Help me change my windows gaming pc to Linux
-
I've been using Bazzite for a good while. It just turns your PC into a fancy console. Boots right into Steam. Everything can be done with a controller. If you can use a console, you can use Bazzite.
Of course Chimera and Nobara are very similar in that way. Bazzite is just the new hotness.
-
"
Windows 10 EOL doesn't mean it will stop working. If sims has trouble just use win.
"This, just continue win 10 (or win11 even though they said not run blah blah). I have my whole house with about 4 PC/server all running Debian but I still keep one gaming PC run windows.
-
Happy to hear a succes story and Sims 3 is the least interesting of the bunch. Sims 2 and 4 are most important for her.
-
I hate how good bazzite is at just being a game console. But then thereβs lots of little Fedora ublue things in there that are useful. Like the fact that it has podman by default makes running silly things like ollama so easy.
-
As someone that aggressively takes advantage of the prime gaming giveaways, heroic launcher has been nearly perfect for all the random games that Iβve received on epic/amazon/gog.
-
Protondb will be your best friend here. If I were you I'd look up the games you want to play on there and check peoples comments on how they got them running. Almost everything out of box using steams proton tools but often it needs tweaking. Depending on how much you want to play a game it might not be worth the trouble to setup. For instance I stay away from every live service game now. You should also check out the os people are using on protondb to make sure it works for you I use arch (btw) so I won't take instructions from a Debian setup if I can find one with a similar os.
Worth pursuing and you sound experienced enough to get it set up. Idk about modding though that can be painful to get setup BC of how wine/proton work.
-
You should just test run it from a bootable usb.
Install steam.
Mount your NTFS drive which contains your windows games.
If you have sims on steam use steam.
If not take a look at lutris before doing any of the above.Your experiment ends when you've tested all games you want to play.
Now: You cannot use NTFS (windows) drive for games, although you did it in the experiment long extended usage is discouraged.
So you will need to find a way to transfer your games to a different formatted drive. (ext4, btrfs for example)

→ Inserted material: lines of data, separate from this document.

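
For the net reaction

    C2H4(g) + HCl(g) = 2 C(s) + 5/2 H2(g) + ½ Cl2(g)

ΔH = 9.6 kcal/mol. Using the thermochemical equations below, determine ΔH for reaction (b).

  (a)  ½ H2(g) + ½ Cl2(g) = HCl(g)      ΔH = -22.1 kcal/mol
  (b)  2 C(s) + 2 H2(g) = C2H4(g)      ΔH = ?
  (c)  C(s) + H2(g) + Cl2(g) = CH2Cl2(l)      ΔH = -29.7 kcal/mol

(a) reversed (HCl(g) must end up as a reactant): +22.1 kcal/mol
(b) reversed (C2H4(g) must end up as a reactant): contributes −x
(c): not needed (CH2Cl2(l) appears nowhere else).
+9.6 = (+22.1) − x
x = (+9.6 − (+22.1)) / (-1) = 12.5 kcal/mol

ΔH = 12.5 kcal/mol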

If you don't need that advice you will eventually run into frustrating issues.
-
Mentioned elsewhere in the thread I think but not in a direct reply so making sure you see it, Lutris has the game specific scripts but also ones to set up environments for Origin/EA App. I've used those before with Sims 4 with both several expansion packs and some custom content.
-
Awesome. I'll give it a go with lutris
-
+1 for Bazzite. Atomic distro + NVDI drivers included
-
Not helpful, but oops, I had accidentally disliked this post
I removed the dislike:)
-
I agree. If you're a noob, and want the smoothest path, then Bazzite is the way.
I however, started on Ubuntu originally and you will have to learn the apt repos and install all this on your own. I'm now on Arch which makes you learn more the inner workings of Linux.

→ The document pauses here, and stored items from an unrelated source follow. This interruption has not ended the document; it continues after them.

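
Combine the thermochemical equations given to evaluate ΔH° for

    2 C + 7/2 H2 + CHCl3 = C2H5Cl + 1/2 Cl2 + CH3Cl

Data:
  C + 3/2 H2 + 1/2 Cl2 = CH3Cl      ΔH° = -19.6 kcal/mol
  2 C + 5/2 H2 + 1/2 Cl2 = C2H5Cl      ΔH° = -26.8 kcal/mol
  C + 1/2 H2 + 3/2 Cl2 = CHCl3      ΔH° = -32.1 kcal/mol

equation 1 as written: -19.6 kcal/mol
equation 2 as written: -26.8 kcal/mol
equation 3 reversed: +32.1 kcal/mol
Combining the equations, ΔH° = (-19.6) + (-26.8) + (+32.1) = -14.3 kcal/mol

ΔH° = -14.3 kcal/mol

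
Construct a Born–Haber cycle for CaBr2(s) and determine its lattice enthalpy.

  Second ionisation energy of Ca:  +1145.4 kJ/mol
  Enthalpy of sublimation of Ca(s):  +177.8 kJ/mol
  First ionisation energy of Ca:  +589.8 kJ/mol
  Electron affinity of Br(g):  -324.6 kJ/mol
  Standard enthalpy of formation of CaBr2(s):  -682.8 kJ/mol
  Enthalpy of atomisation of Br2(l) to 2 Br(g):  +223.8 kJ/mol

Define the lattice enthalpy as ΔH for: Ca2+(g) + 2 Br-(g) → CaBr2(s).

ΔHf° = 1·ΔHsub + 1·(ΣIE) + 1·D(Br2) + 2·EA + U
-682.8 = 1·(+177.8) + 1·(+1735.2) + 1·(+223.8) + 2·(-324.6) + U
U = -682.8 − (+1487.6) = -2170.4 kJ/mol

U = -2170.4 kJ/mol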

So if you want to progress, be sure to consider all the other distros out there too.
-
I actually don't like this advice for this particular use case. The live session is gonna be sluggish because of the USB bottleneck which will make it look like the games run a lot worse than they would with a proper install.

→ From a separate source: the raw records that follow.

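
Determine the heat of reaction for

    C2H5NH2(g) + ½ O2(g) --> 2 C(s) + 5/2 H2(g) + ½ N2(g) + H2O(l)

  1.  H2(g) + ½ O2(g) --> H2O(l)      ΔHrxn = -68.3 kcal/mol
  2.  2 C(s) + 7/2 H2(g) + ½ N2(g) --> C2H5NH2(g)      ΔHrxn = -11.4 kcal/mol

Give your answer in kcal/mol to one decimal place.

ΔHrxn = -56.9 kcal/mol

eq. 1 as written: -68.3 kcal/mol
eq. 2 reversed: +11.4 kcal/mol
By Hess's law, ΔHrxn = (-68.3) + (+11.4) = -56.9 kcal/mol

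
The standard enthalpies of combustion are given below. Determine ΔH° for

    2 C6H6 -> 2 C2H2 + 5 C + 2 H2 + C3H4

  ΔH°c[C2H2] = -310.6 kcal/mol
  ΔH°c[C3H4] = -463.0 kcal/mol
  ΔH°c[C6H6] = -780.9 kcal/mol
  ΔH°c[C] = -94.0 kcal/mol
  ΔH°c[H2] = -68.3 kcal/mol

ΔH° = 129.0 kcal/mol

Using ΔH = Σ nΔHc°(reactants) − Σ nΔHc°(products):
= [2·(-780.9)] − [2·(-310.6) + 5·(-94.0) + 2·(-68.3) + 1·(-463.0)]
= 129.0 kcal/mol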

Especially since this person also is already Linux proficient, I would say just jump into a dual boot setup or wipe the windows partition momentarily. Sure, it's gonna take a little longer and it's a bit tedious to have to reinstall windows if you change your mind but I'd prefer a bit tedium over a poor benchmark
-
if you are comfortable enough with cli and Linux you should try arch for the desktop, it'll be probably easier in the long run because games are fussy and you can refer to the wiki and use the AUR
-
I specifically said this advice because dual booting windows with Linux is a terrible idea.
Although you are right, if you USB read/write is slow it will be a sluggish experience.
-
Long term, I agree. To test for 3 hours, and then decide which partition to nuke and which to keep? For this particular use case I'd prefer it
-
Bazzite comes with Distrobox pre-installed, so you can literally try every other distro with it lol
-
I've found CachyOS to be fairly uncomplicated and it's gaming tweaks make most things work out of the box through Lutris. I'd probably avoid the standard Arch install for a newbie
-
cachyos is easiest way to arch, I found the install to be easier than bazzite, its all graphical, very straightforward, just works
-
they just said they're proficient with linux in their post, did you read it?